MICHEL NEVEU époux de MARIE-GENEVIEVE ROUSSEAU

 

Trois documents pour établir son identité :

  1. 1.   - Arch.Paris 5 Mi/14

Michel Neveu né le 26 février 1733, baptisé à Saint-Sulpice le 27 février 1733, est le fils de Charles Neveu maître-épicier et de Marie-Louise Besnard, demeurant rue Mazarine.

Son parrain est Michel Pincemaille, maître-de bas, marié à Angélique Guy. Sa marraine est Marie-Françoise Jonac, fille de feu Jean Jonac maître-apothicaire et maître-épicier.

  1. 2.   - Arch.Paris 5 Mi1/1126

Michel Neveu décède le 19 février 1788

Extrait du registre de convoi de l’église paroissiale de Saint-Sulpice du 25 février 1788. Il a été fait convoi et enterrement dans l’église [Saint-Sulpice] de Michel Neveu architecte-juré, entrepreneur de bâtiment, époux de Marie-Geneviève Rousseau, décédé rue de Vaugirard, âgé d’environ 55 ans, témoin Charles Frédéric Nepveu, ancien maître-épicier frère du défunt, M. François Boudet ( ?) architecte- entrepreneur des bâtiments du roi son beau-frère, Jean-Charles Nepveu, Auguste Nepveu et Jean-Baptiste Nepveu ses fils qui ont signé. Collationné à l’original par moi, soussigné prêtre et vicaire de la paroisse le 14 août 1792, signé Mahieu.  

Michel Neveu avait épousé Marie-Geneviève Rousseau à Saint Sulpice le 17 juillet 1763.

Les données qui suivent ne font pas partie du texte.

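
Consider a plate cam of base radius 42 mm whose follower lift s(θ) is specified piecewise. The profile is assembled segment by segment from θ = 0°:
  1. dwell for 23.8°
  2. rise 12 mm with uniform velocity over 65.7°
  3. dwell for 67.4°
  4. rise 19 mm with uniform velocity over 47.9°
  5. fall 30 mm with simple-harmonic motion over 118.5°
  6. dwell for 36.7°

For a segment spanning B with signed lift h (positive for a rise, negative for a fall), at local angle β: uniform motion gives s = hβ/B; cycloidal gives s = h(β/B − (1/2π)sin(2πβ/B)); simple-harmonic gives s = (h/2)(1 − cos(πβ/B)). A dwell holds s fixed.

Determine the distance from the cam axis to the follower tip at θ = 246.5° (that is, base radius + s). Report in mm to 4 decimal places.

seg 1 [0°–23.8°] dwell: s stays 0.0000
seg 2 [23.8°–89.5°] uniform, h=12: full span → s += 12 → s = 12.0000
seg 3 [89.5°–156.9°] dwell: s stays 12.0000
seg 4 [156.9°–204.8°] uniform, h=19: full span → s += 19 → s = 31.0000
seg 5 [204.8°–323.3°] simple-harmonic, h=-30: θ=246.5° here. β=41.7, B=118.5. -30/2·(1 − cos(π·0.3519)) = -8.2700 → s = 22.7300
radial distance = base radius + s = 42 + 22.7300 = 64.7300

64.7300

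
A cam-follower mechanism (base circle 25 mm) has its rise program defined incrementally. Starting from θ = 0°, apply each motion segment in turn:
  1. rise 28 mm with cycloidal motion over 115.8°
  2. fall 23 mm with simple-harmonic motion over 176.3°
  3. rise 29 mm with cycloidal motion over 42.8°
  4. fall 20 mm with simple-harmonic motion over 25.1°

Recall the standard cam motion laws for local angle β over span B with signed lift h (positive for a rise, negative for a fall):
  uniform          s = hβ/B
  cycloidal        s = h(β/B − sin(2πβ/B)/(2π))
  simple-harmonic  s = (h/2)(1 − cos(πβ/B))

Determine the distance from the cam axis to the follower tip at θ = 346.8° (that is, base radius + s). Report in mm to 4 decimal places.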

  1. 3.   - Archives nationales MC/ ET/ XCII/786

Cet acte se rapporte à la vente d’une pièce de marais  appartenant  à Charles Théodore Godefroy de Villetaneuse à Jacques Cellerier du 25 octobre 1776. Il  apporte une précision décisive sur la filiation de Michel Neveu.

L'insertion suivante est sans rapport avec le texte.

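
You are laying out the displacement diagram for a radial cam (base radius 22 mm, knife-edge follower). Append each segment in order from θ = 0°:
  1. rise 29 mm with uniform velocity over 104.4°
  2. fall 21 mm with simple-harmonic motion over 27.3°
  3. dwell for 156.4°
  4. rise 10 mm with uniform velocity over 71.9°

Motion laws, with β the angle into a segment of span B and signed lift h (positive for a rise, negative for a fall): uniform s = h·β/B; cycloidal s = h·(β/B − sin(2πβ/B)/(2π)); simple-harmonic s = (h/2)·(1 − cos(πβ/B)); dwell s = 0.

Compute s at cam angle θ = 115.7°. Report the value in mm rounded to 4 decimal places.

seg 1 [0°–104.4°] uniform, h=29: full span → s += 29 → s = 29.0000
seg 2 [104.4°–131.7°] simple-harmonic, h=-21: θ=115.7° here. β=11.3, B=27.3. -21/2·(1 − cos(π·0.4139)) = -7.6950 → s = 21.3050

21.3050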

Par devant le conseiller du roi notaire au Châtelet de Paris soussigné, fut présent Charles Théodore Godefroy de Villetaneuse écuyer, demeurant à Paris place Dauphine paroisse Saint Barthélémy.

Lequel  a vendu et promis   garantir  de tous troubles pour  souscrire dettes hypothèques évictions, substitutions aliénations et autres empêchements  généralement quelconques au sieur Jacques Cellerier, architecte demeurant à Paris, rue Vivienne, paroisse de Saint-Eustache ici présent et acceptant acquéreur pour lui  son  hoirie et ayants- cause.

Un  terrain  en marais et contenant  un arpent et demi sis au terroir  de Boutigny après le Mont-Parnasse tenant d’une borne au sieur de La Haye  de l’autre borne  et par derrière aux  Incurables et par devant sur le nouveau boulevard, tenu à loyer sur un bail de forme irrégulière par le nommé Gandon jardinier.

Appartenant à monsieur de Villetaneuse comme l’ayant acquis du sieur Michel Neveu, architecte-juré-expert entrepreneur de bâtiment et dame Marie-Geneviève Rousseau son épouse de lui autorisée par contrat passé devant maître Dosfant  notaire à Paris qui en a gardé minute et son confrère le trois décembre 1771 après ensaisine pour le revenu de l’abbé de Saint-Germain  et insinué à Paris  le douze dudit mois et an.

Le sieur et dame étaient propriétaires à la suite de la vente qui leur en  avait été  faite  par contrat dûment insinué  et ensaisiné par devant maître  Dosfant  notaire qui en a gardé minute et son confrère le premier août dudit an 1771 par le sieur François Besnard, bourgeois de Paris à la dame Marie-Louise Besnard veuve de Charles Neveu marchand-épicier demeurant à Paris et Marguerite Thérèse Jamier fille majeure, tous héritiers de  demoiselle Marguerite-Françoise Besnard.